World champion teams in the four major sports 10, 20 and 30 years ago:
MLB: Florida Marlins: Mark Redman, 14 wins
NBA: San Antonio Spurs: Tim Duncan, 23.3 ppg
NFL: New England Patriots: Tom Brady, Super Bowl MVP
NHL: New Jersey Devils: Martin Brodeur, stud then, stud now
MLB: Toronto Blue Jays: Joe Carter, World Series hero
NBA: Chicago Bulls: MJ. 'Nuff said.
NFL: Dallas Cowboys: The Triplets
NHL: Montreal Canadiens: The Yankees of hockey
MLB: Baltimore Orioles: Tippy Martinez, 21 saves
NBA: Philadelphia 76ers: Say, hey, Dr. J.
NFL: Los Angeles Raiders: LA had two teams in '83.
NHL: New York Islanders: Dynasty
Hip, hip hooray for these deeds:
Just how great was the Oklahoma City Blazers hockey franchise? Oklahoma City continues to monopolize the Central Hockey League — and the city has been out of the Double-A circuit for almost four years.
The CHL announced its second Hall of Fame class, and four of the five inductees have Blazer ties. Coach Doug Sauter, defenseman Hardy Sauter, forward Doug Lawrence and administrator Brad Lund will be inducted during the league's awards banquet in May. The fifth inductee is former commissioner Tom Berry.
The inaugural CHL Hall of Fame class, in 2012, was led by all-time scorer Joe Burton of Oklahoma City. Of the eight total Hall of Famers, five have ties to the Blazers franchise.
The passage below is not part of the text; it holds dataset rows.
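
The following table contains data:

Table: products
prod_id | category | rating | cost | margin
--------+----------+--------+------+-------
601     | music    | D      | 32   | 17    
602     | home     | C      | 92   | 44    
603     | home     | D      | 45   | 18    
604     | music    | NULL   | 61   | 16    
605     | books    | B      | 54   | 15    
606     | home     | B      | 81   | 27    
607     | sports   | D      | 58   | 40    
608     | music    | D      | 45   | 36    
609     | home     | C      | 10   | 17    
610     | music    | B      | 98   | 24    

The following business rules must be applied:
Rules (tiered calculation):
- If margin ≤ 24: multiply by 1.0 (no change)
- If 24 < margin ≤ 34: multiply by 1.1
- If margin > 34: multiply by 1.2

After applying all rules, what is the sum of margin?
280.7

Step 1: Tier 1 (margin ≤ 24): 6 records, sum = 107 × 1.0 = 107.0
Step 2: Tier 2 (24 < margin ≤ 34): 1 records, sum = 27 × 1.1 = 29.7
Step 3: Tier 3 (margin > 34): 3 records, sum = 120 × 1.2 = 144.0
Step 4: Final sum = 107.0 + 29.7 + 144.0 = 280.7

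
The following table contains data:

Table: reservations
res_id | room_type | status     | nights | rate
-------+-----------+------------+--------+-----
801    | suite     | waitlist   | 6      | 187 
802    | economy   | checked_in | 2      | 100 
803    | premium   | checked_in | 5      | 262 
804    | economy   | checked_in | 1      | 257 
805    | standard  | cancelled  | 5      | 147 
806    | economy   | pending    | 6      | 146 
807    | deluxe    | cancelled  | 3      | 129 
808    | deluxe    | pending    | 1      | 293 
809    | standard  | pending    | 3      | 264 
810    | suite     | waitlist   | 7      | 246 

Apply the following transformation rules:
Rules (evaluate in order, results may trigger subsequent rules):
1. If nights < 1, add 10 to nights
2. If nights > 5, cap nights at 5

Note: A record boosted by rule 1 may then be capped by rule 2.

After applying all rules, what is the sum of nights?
35

Step 1: Apply rule 1 to records with nights < 1
  - 0 records get bonus of 10
  - Of these, 0 records then exceed 5 and get capped
Step 2: Apply rule 2 to records with nights > 5
  - 3 records (original) are capped
Step 3: Calculate final sum = 35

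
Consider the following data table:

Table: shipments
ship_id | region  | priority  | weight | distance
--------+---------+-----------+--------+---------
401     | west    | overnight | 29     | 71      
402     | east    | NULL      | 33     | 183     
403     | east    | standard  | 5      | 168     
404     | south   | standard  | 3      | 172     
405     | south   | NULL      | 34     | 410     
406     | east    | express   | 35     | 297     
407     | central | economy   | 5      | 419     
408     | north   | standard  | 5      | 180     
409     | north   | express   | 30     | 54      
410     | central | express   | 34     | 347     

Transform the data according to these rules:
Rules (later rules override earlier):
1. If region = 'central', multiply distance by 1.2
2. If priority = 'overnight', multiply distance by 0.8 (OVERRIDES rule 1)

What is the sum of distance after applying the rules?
2440.0

Step 1: Rule 2 takes priority for records with priority = 'overnight'
  - 1 records: 71 × 0.8 = 56.8
Step 2: Rule 1 applies to remaining records with region = 'central'
  - 2 records: 766 × 1.2 = 919.2
Step 3: Other records unchanged: 1464
Step 4: Final sum = 56.8 + 919.2 + 1464 = 2440.0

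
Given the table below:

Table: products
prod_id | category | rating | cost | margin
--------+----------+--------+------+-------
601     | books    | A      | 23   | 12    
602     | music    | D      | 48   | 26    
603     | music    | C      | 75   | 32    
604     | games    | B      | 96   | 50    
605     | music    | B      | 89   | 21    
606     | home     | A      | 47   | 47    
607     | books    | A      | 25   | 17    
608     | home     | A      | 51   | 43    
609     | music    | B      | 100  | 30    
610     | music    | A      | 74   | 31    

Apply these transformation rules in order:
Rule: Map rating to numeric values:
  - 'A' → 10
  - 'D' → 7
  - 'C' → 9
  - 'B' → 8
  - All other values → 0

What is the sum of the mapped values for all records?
90

Step 1: Apply mapping to each record
Step 2: Count by status:
  'A': 5 records × 10 = 50
  'D': 1 records × 7 = 7
  'C': 1 records × 9 = 9
  'B': 3 records × 8 = 24
Step 3: Sum all mapped values = 90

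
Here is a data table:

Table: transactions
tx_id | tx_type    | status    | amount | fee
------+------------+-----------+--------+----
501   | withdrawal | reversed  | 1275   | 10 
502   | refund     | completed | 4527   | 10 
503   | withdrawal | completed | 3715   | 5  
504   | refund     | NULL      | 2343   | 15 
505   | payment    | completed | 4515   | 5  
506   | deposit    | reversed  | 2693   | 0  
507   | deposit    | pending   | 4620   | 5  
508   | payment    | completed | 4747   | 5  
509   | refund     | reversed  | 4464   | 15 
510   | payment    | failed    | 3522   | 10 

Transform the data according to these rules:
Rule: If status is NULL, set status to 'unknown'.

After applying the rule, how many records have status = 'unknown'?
1

Step 1: Count records where status IS NULL
Step 2: Found 1 records with NULL status
Step 3: These records will have status set to 'unknown'
Step 4: Records already having status = 'unknown': 0
Step 5: Answer: 1 + 0 = 1 records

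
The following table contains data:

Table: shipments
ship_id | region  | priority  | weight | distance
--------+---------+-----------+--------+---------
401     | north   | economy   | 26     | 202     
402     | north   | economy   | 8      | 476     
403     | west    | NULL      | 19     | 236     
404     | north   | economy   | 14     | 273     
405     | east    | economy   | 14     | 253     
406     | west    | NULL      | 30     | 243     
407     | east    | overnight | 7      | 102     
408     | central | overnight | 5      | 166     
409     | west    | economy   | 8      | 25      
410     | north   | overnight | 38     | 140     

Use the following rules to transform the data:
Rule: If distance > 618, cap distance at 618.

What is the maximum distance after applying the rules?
476

Step 1: Original maximum distance = 476
Step 2: Check cap of 618 against maximum
Step 3: No records exceed the cap (max 476 <= cap 618), so no capping applies
Step 4: Maximum after transformation = 476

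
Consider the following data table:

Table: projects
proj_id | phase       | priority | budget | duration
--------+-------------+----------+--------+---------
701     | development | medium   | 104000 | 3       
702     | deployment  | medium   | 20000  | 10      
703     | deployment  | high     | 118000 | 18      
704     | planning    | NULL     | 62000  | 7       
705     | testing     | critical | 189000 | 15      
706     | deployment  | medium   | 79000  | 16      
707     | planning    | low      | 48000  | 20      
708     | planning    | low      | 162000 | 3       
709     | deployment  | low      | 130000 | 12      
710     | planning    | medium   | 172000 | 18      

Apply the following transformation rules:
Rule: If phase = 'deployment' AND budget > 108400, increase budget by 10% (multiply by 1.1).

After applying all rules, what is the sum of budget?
1108800.0

Step 1: Find records where phase = 'deployment' AND budget > 108400
Step 2: 2 records match, summing to 248000
Step 3: After multiplier: 248000 × 1.1 = 272800.0
Step 4: Unaffected records sum: 836000
Step 5: Final sum = 272800.0 + 836000 = 1108800.0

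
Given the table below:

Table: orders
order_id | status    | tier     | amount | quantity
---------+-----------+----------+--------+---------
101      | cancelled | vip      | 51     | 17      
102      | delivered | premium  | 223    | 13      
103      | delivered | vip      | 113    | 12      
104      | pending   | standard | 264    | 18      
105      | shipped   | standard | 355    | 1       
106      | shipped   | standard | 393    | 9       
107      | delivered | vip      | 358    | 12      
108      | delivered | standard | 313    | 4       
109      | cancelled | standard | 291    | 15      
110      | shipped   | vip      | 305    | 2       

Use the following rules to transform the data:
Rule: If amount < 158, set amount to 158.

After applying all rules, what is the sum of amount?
2818

Step 1: 2 records have amount < 158
Step 2: These records originally summed to 164
Step 3: After setting to minimum: 2 × 158 = 316
Step 4: Unaffected records sum: 2502
Step 5: Final sum = 316 + 2502 = 2818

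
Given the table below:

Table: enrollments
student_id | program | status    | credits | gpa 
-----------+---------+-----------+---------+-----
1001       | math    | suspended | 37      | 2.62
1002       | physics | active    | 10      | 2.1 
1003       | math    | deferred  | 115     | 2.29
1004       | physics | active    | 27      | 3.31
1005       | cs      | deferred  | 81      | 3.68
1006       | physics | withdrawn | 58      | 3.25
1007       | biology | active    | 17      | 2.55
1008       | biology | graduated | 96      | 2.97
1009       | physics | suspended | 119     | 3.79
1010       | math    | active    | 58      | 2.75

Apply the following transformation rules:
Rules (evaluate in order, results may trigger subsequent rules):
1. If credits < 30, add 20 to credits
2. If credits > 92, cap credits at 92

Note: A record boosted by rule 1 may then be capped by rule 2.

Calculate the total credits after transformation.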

Here's a look at the 2013 Blazers class:
*Doug Sauter coached Oklahoma City to a 544-291-83 record — .638 winning percentage — and two championships in 14 seasons.
*Hardy Sauter, Doug Sauter's nephew, was an eight-time All-Star and collected 100 points in a single season three times.
*Lawrence was known the most for playing with the Tulsa Oilers. But the CHL's career assist (684) and penalty-minute (2,109) king spent the 1995-96 season with the Blazers, helping the team to its first championship.
*Lund spent the 1992-2008 seasons as the franchise's president and chief executive officer. The Blazers averaged 10 sellouts per season at either the Cox Center or State Fair Arena. The Blazers led the Central League in average attendance for 16 consecutive seasons and often ranked among the top three attendance leaders in all of minor-pro hockey.